I madly reach for as many classical and live recordings as I can scare up and determine that it is exactly this ability to recreate the recording venue's acoustics in such relief that it renders studio productions weird if perhaps kinkily interesting while live productions become absolutely phe-no-me-nal. Should you place a great value on the illusion to experience a classical concert in the actual concert hall, then I expect there exists no other speaker at this price which pulls off that stunt
with anywhere near this kind of verisimilitude. With such exceptional ambient dimensionality, who cares if a bit more creaminess exists elsewhere? This isn't an advance of a hifi-typical quality to the next level. This is profoundly different and substantially new territory.

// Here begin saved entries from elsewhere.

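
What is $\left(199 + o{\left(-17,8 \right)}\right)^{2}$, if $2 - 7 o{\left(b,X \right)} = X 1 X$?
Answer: $\frac{1771561}{49} \approx 36154.0$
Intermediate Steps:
$o{\left(b,X \right)} = \frac{2}{7} - \frac{X^{2}}{7}$ ($o{\left(b,X \right)} = \frac{2}{7} - \frac{X 1 X}{7} = \frac{2}{7} - \frac{X X}{7} = \frac{2}{7} - \frac{X^{2}}{7}$)
$\left(199 + o{\left(-17,8 \right)}\right)^{2} = \left(199 + \left(\frac{2}{7} - \frac{8^{2}}{7}\right)\right)^{2} = \left(199 + \left(\frac{2}{7} - \frac{64}{7}\right)\right)^{2} = \left(199 - \frac{62}{7}\right)^{2} = \left(\frac{1331}{7}\right)^{2} = \frac{1771561}{49}$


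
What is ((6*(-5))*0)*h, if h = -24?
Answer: 0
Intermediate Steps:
((6*(-5))*0)*h = ((6*(-5))*0)*(-24) = -30*0*(-24) = 0*(-24) = 0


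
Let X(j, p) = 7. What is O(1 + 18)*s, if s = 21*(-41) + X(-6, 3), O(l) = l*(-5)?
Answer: 81130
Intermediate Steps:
O(l) = -5*l
s = -854 (s = 21*(-41) + 7 = -861 + 7 = -854)
O(1 + 18)*s = -5*(1 + 18)*(-854) = -5*19*(-854) = -95*(-854) = 81130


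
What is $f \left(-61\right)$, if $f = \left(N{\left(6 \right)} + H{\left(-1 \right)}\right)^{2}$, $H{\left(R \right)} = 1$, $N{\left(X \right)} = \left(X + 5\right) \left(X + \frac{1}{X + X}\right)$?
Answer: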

That this would be applicable "beyond string quartets" I realized with considerable shock on Tori Amos' live album To Venus And Back, disc 2. I fancy this record for its songs, not the technical fact that it was cut live. In fact, the latter has more than once interfered - audience applause, venue reverb, the diffuse sound; these items tended to undermine my listening pleasure. Yet with the Podium .5, all this became a huge asset. I'd never before experienced this album's spatial dimensions. Now a huge hall beamed down into my living room. And never before did I welcome the applause as a vital live element with such joy and anticipation. Usually it took me away -- as being too distanced or too up close, too sharp, too indistinct -- whereas here it became an elemental part of the performance, well beyond the profane recognition of "ah, applause - must be a live cut"...

'Love it or hate it" might be a bit strong but in the end, it does capture the reactions I foresee to this very unique and different speaker whose performance very much depends on what you play over it. This clearly is no universal speaker (which, ultimately, doesn't exist in my book but you might differentiate my meaning here) and to my ears, its sonic ideals are:
  • More appropriate for acoustic rather than electronic music
  • Especially strong on live performances,
  • albeit not from a front-row but far-field "deep space" perspective

Which doesn't imply that these three conditions are required to meet for things to work. But the closer you meet these ideals, the stronger you shall play to the Podium .5's strengths. Conversely, drum'n'bass won't be on the menu. When everything adds up, the Podium Sound 0.5 recommends itself with:

  • A fascinating recreation of space in width, height and tremendous depth which utterly overlays the playback venue and hence sounds distinctly atypical for HiFi. This is a diffuse-sound speaker with the goal of recreating the recording venue of a live performance. When the recording is up to it, this is pulled off to a degree I've never heard before, period.
  • A good tonal balance with a tendency toward the light side of the Tao. With no deep bass to speak of, the bass that's there is surprisingly potent, fast and dry for a panel this size. Ultrasonics are out of reach but the midband is utterly transparent and clear. Voices are rendered wonderfully as are strings. Piano simply defies words...
  • Precise timing and good toe-tap factor. Percussion is strong, impulses simply arise.

Further advantages include:

  • Easy drive: With a claimed 91dB sensitivity, impedance hovers between 4 and 8 ohm. I drove this speaker with a 300B SET to full satisfaction.
  • Easy to place: Experimentation is always relevant but the Podium is decidedly not a diva. The diffuse character and virtually omni-polar radiation render setup anything but millimeter obsessed.
  • A very wide sweet spot. I won't go as far as claiming that the Podium 0.5 fills the entire room evenly no matter what but you may move on your sofa easily two meters in any direction without penalty.

Herr Shelly Katz, both from a technical and sonic perspective, has clearly pulled a very different and unique speaker out of his hat. Whether this equates to "uniquely good" is personal reaction. As it is, reactions do span the gamut from enthusiastic applause to radical dismissal in the usual HiFi fora. With German distribution in the works (they're primed for calls and e-mails), I hope that opportunities for personal auditions will be ample to afford the Podium Sound loudspeakers the serious opportunities they deserve. Best of luck!